Since I became a Les Mills instructor, the classes have always been pretty much Press Play and Go philosophy. Anything really important we might stop briefly to give a quick explanation before the class, but otherwise for the participants it’s a learn as you go philosophy. Generally in Australia there’s so much mixing aswell that participants get used to that nasty thing called “change”.
I’m beginning to discover here in the Netherlands that “change” is a really scary proposition. Aside from the fact that there’s not as much mixing (this is the not issue I’m discussing today), but participants really think that to get the most out of a class they need to know what’s coming up next. This is of course partially true, and is indeed one of the major benefits out of prechoreography. However, I believe that this benefit is more about making instructors BETTER (choreography is only 1 of the 5 key elements) rather than the prechoreography being all about the participants learning the chorrey. It’s to enable the instructors to deliver better classes.
That said, this morning I had a participant give me some feedback on the new release of bodybalance. They felt it a bit confusing that I didn’t stop and explain many of the tracks. Usually when a new release would come out, their previous instructors would drop a track so they could spend more time practising the moves to come up.

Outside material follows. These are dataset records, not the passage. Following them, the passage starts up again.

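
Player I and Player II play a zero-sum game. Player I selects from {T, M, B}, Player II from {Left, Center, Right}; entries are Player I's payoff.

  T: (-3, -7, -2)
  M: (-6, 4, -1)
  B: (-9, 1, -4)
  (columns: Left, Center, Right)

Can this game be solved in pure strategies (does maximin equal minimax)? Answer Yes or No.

No

Row minima: T → -7, M → -6, B → -9; maximin = -6.
Column maxima: Left → -3, Center → 4, Right → -1; minimax = -3.
-6 ≠ -3, so no pure-strategy equilibrium exists.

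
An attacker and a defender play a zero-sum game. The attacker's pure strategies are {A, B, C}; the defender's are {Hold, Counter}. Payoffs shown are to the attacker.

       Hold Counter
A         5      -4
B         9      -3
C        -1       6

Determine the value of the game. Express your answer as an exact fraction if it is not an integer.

Row minima: A → -4, B → -3, C → -1; maximin = -1.
Column maxima: Hold → 9, Counter → 6; minimax = 6.
-1 ≠ 6, so there is no saddle point; optimal play is mixed.
A is strictly dominated by B, so the attacker never plays it.
On the remaining 2×2 (B, C vs Hold, Counter):
Let the attacker play B with probability p. Expected payoff against Hold: 9p + (-1)(1−p) = 10p − 1; against Counter: (-3)p + 6(1−p) = −9p + 6.
Setting these equal: 10p − 1 = −9p + 6 ⇒ 19p = 7 ⇒ p = 7/19, and the value is (10)·(7/19) − 1 = 51/19.
For the defender: with q = P(Hold), equating B's and C's payoffs gives 12q − 3 = −7q + 6 ⇒ q = 9/19.

51/19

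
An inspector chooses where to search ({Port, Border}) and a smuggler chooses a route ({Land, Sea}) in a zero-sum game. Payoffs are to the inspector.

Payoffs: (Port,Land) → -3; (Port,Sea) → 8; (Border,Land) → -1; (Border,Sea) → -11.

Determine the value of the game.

-41/21

Row minima: Port → -3, Border → -11; maximin = -3.
Column maxima: Land → -1, Sea → 8; minimax = -1.
-3 ≠ -1, so there is no saddle point; optimal play is mixed.
Let the inspector play Port with probability p. Expected payoff against Land: (-3)p + (-1)(1−p) = −2p − 1; against Sea: 8p + (-11)(1−p) = 19p − 11.
Setting these equal: −2p − 1 = 19p − 11 ⇒ −21p = -10 ⇒ p = 10/21, and the value is (-2)·(10/21) − 1 = -41/21.
For the smuggler: with q = P(Land), equating Port's and Border's payoffs gives −11q + 8 = 10q − 11 ⇒ q = 19/21.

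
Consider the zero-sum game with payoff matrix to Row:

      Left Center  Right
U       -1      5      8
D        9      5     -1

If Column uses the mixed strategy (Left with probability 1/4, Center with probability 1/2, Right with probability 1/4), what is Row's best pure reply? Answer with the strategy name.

D

Expected payoff of U: (1/4)·(-1) + (1/2)·5 + (1/4)·8 = 17/4.
Expected payoff of D: (1/4)·9 + (1/2)·5 + (1/4)·(-1) = 9/2.
The largest is 9/2, so Row's best response is D.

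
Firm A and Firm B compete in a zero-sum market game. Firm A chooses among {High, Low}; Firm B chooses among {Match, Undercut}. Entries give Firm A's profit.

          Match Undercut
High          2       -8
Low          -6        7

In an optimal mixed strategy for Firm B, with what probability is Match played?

15/23

Row minima: High → -8, Low → -6; maximin = -6.
Column maxima: Match → 2, Undercut → 7; minimax = 2.
-6 ≠ 2, so there is no saddle point; optimal play is mixed.
Let Firm A play High with probability p. Expected payoff against Match: 2p + (-6)(1−p) = 8p − 6; against Undercut: (-8)p + 7(1−p) = −15p + 7.
Setting these equal: 8p − 6 = −15p + 7 ⇒ 23p = 13 ⇒ p = 13/23, and the value is (8)·(13/23) − 6 = -34/23.
For Firm B: with q = P(Match), equating High's and Low's payoffs gives 10q − 8 = −13q + 7 ⇒ q = 15/23.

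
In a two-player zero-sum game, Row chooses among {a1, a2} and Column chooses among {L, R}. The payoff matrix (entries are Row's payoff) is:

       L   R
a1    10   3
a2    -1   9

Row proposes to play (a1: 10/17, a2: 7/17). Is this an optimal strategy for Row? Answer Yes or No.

Yes

Against L this mix gives (10/17)·10 + (7/17)·(-1) = 93/17.
Against R this mix gives (10/17)·3 + (7/17)·9 = 93/17.
All of Column's active replies (L, R) yield 93/17, and no column does worse for Row. The mix makes Column indifferent and guarantees 93/17, so it is optimal.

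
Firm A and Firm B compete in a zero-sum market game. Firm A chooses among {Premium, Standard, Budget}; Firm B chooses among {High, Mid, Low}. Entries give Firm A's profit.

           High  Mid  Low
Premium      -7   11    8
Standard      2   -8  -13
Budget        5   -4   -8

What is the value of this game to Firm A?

Row minima: Premium → -7, Standard → -13, Budget → -8; maximin = -7.
Column maxima: High → 5, Mid → 11, Low → 8; minimax = 5.
-7 ≠ 5, so there is no saddle point; optimal play is mixed.
Standard is strictly dominated by Budget, so Firm A never plays it.
Mid is strictly dominated by Low (it gives Firm A strictly more in every row), so Firm B never plays it.
On the remaining 2×2 (Premium, Budget vs High, Low):
Let Firm A play Premium with probability p. Expected payoff against High: (-7)p + 5(1−p) = −12p + 5; against Low: 8p + (-8)(1−p) = 16p − 8.
Setting these equal: −12p + 5 = 16p − 8 ⇒ −28p = -13 ⇒ p = 13/28, and the value is (-12)·(13/28) + 5 = -4/7.
For Firm B: with q = P(High), equating Premium's and Budget's payoffs gives −15q + 8 = 13q − 8 ⇒ q = 4/7.

-4/7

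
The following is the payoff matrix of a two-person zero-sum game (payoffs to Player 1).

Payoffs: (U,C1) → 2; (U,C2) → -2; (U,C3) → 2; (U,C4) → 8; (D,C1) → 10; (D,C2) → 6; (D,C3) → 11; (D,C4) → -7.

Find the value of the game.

Row minima: U → -2, D → -7; maximin = -2.
Column maxima: C1 → 10, C2 → 6, C3 → 11, C4 → 8; minimax = 6.
-2 ≠ 6, so there is no saddle point; optimal play is mixed.
C1 is strictly dominated by C2 (it gives Player 1 strictly more in every row), so Player 2 never plays it.
C3 is strictly dominated by C2 (it gives Player 1 strictly more in every row), so Player 2 never plays it.
On the remaining 2×2 (U, D vs C2, C4):
Let Player 1 play U with probability p. Expected payoff against C2: (-2)p + 6(1−p) = −8p + 6; against C4: 8p + (-7)(1−p) = 15p − 7.
Setting these equal: −8p + 6 = 15p − 7 ⇒ −23p = -13 ⇒ p = 13/23, and the value is (-8)·(13/23) + 6 = 34/23.
For Player 2: with q = P(C2), equating U's and D's payoffs gives −10q + 8 = 13q − 7 ⇒ q = 15/23.

34/23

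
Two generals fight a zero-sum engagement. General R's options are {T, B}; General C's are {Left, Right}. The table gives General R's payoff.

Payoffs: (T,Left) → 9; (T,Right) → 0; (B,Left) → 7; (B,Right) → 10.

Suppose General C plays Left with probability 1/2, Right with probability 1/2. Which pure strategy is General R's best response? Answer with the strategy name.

B

Expected payoff of T: (1/2)·9 + (1/2)·0 = 9/2.
Expected payoff of B: (1/2)·7 + (1/2)·10 = 17/2.
The largest is 17/2, so General R's best response is B.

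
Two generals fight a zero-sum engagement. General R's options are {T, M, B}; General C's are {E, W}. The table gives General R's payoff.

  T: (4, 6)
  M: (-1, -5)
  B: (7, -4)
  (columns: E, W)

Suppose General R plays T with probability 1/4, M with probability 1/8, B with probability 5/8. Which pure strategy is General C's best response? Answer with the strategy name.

W

If General C plays E, General R's expected payoff is (1/4)·4 + (1/8)·(-1) + (5/8)·7 = 21/4.
If General C plays W, General R's expected payoff is (1/4)·6 + (1/8)·(-5) + (5/8)·(-4) = -13/8.
General C minimizes General R's payoff; the smallest is -13/8, so the best response is W.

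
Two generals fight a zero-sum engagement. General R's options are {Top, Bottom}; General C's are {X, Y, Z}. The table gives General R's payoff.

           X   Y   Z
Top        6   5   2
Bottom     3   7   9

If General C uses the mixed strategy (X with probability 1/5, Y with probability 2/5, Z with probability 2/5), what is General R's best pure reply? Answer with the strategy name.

Bottom

Expected payoff of Top: (1/5)·6 + (2/5)·5 + (2/5)·2 = 4.
Expected payoff of Bottom: (1/5)·3 + (2/5)·7 + (2/5)·9 = 7.
The largest is 7, so General R's best response is Bottom.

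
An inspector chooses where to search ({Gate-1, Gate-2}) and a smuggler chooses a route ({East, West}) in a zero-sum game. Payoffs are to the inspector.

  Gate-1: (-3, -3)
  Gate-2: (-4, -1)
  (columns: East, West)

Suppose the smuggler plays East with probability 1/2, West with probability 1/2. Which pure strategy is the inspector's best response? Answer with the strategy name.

Gate-2

Expected payoff of Gate-1: (1/2)·(-3) + (1/2)·(-3) = -3.
Expected payoff of Gate-2: (1/2)·(-4) + (1/2)·(-1) = -5/2.
The largest is -5/2, so the inspector's best response is Gate-2.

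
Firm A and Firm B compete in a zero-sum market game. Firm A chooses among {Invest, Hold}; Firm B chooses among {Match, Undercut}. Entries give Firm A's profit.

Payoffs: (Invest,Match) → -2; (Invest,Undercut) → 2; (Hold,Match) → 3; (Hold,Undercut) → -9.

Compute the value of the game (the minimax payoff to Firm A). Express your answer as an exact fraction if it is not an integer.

Row minima: Invest → -2, Hold → -9; maximin = -2.
Column maxima: Match → 3, Undercut → 2; minimax = 2.
-2 ≠ 2, so there is no saddle point; optimal play is mixed.
Let Firm A play Invest with probability p. Expected payoff against Match: (-2)p + 3(1−p) = −5p + 3; against Undercut: 2p + (-9)(1−p) = 11p − 9.
Setting these equal: −5p + 3 = 11p − 9 ⇒ −16p = -12 ⇒ p = 3/4, and the value is (-5)·(3/4) + 3 = -3/4.
For Firm B: with q = P(Match), equating Invest's and Hold's payoffs gives −4q + 2 = 12q − 9 ⇒ q = 11/16.

-3/4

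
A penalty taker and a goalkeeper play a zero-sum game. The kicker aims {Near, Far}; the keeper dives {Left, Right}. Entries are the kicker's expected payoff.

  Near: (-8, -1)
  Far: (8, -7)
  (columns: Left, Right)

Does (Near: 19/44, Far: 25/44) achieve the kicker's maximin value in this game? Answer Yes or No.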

I listened to her and thanked her for her feedback. But I also went on to explain that part of it is because they are not used to my teaching style, and told her that there are also benefits to learning to listen, look and do all at the same time. This is a skill which actually has been proven to boost memory and can help reduce the chances of dementia in later life. So while they may feel a bit out of their comfort zone, may struggle a bit with the tai chi, or wobble more in the balance track………all these things are increasing their skills in other areas, even if it’s not strictly helping them get the best physical stretch at that moment. Coordination and proprioception are also very extremely valuable skills as well as strength and flexibility.
Do we sometimes lose sight of this in the effort to coach participants through the basic moves in a class?